Social enterprises have been working to solve social issues for years. Think of Plastic Whale or Moyee Coffee. However, they are not (yet) able - often due to a lack of investment power - to actually achieve profit or rapid growth. This is different at large companies. They can develop successful business cases like no other and are increasingly taking on the role of contributing to solving social problems.

The eleven i's of MIO

      1. 1. Impact – it seems obvious, but it is important that the organization indicates that it wants to generate impact and also has internal support and financing for this.
      1. 2. Issues – one or more issues are always the starting point for socially impactful entrepreneurship. Issues with which the organization wants to profile and distinguish itself and to which it wants to actively commit itself. The issue must match the
  • social positioning, competencies, identity and values of the organization and should not lead to discussions that put pressure on the reputation of the organization.
    1. 3. Content – content is always central to socially impactful entrepreneurship. What an organization does must be correct and acceptable to its stakeholders. This means that she must actually delve into what is going on around an issue, what caused the issue and how it has grown, who is involved, etc.
    1. 4. Identity – the social issue that an organization is going to solve must fit its identity and the primary business process. It must be logical that this organization is working on this issue. Only then will the organization be credible and authentic and will it eventually be accepted as an authority in this field.
    1. 5. Intuition – your own intuition is leading in socially impactful entrepreneurship. The organization or management must have a good feeling about the choices and trust that their own values are correct and convincing.
    1. 6. Insight – into current and future developments – what will change and what does this mean for the organization and the choices and motivation of stakeholders and customers?
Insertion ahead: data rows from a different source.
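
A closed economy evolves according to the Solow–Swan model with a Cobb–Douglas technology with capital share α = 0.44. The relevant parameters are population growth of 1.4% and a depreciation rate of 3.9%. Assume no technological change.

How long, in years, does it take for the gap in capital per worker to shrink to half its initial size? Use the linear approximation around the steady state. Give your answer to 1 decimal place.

Near the steady state the convergence rate is λ = (1 − α)(n + δ).
λ = (1 − 0.44) × 0.053 = 0.56 × 0.053 = 0.02968
Half-life = ln 2 / λ = 0.6931 / 0.02968 ≈ 23.35 years

t_½ ≈ 23.4 years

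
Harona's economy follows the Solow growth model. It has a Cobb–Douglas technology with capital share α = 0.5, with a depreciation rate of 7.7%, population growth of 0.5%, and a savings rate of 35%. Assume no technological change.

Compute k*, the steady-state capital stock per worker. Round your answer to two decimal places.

At the steady state, Δk = 0, so s·k^α = (n + δ)·k.
Rearranging, k^(1−α) = s / (n + δ).
k^0.5 = 0.35 / (0.005 + 0.077) = 0.35 / 0.082 = 4.2683
k* = 4.2683^(1/0.5) ≈ 18.2184

k* = 18.22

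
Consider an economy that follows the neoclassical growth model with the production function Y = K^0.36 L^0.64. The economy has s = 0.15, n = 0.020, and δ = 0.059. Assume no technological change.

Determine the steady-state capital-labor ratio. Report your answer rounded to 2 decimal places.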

What do they want and why and can the organization do something for them?
    1. 7. Intention – the intention behind the choice of a social issue must be correct, the organization must not have a hidden agenda.
    1. 8. Innovation – when creating impact, innovative solutions or solution directions are always necessary.
    1. 9. Internal support – the solution to the issue must be supported internally. On the one hand, to motivate employees to contribute to the ultimate success. And on the other hand, to ensure that all employees take the issue and the way to deal with it into account in all their work, choices and contacts.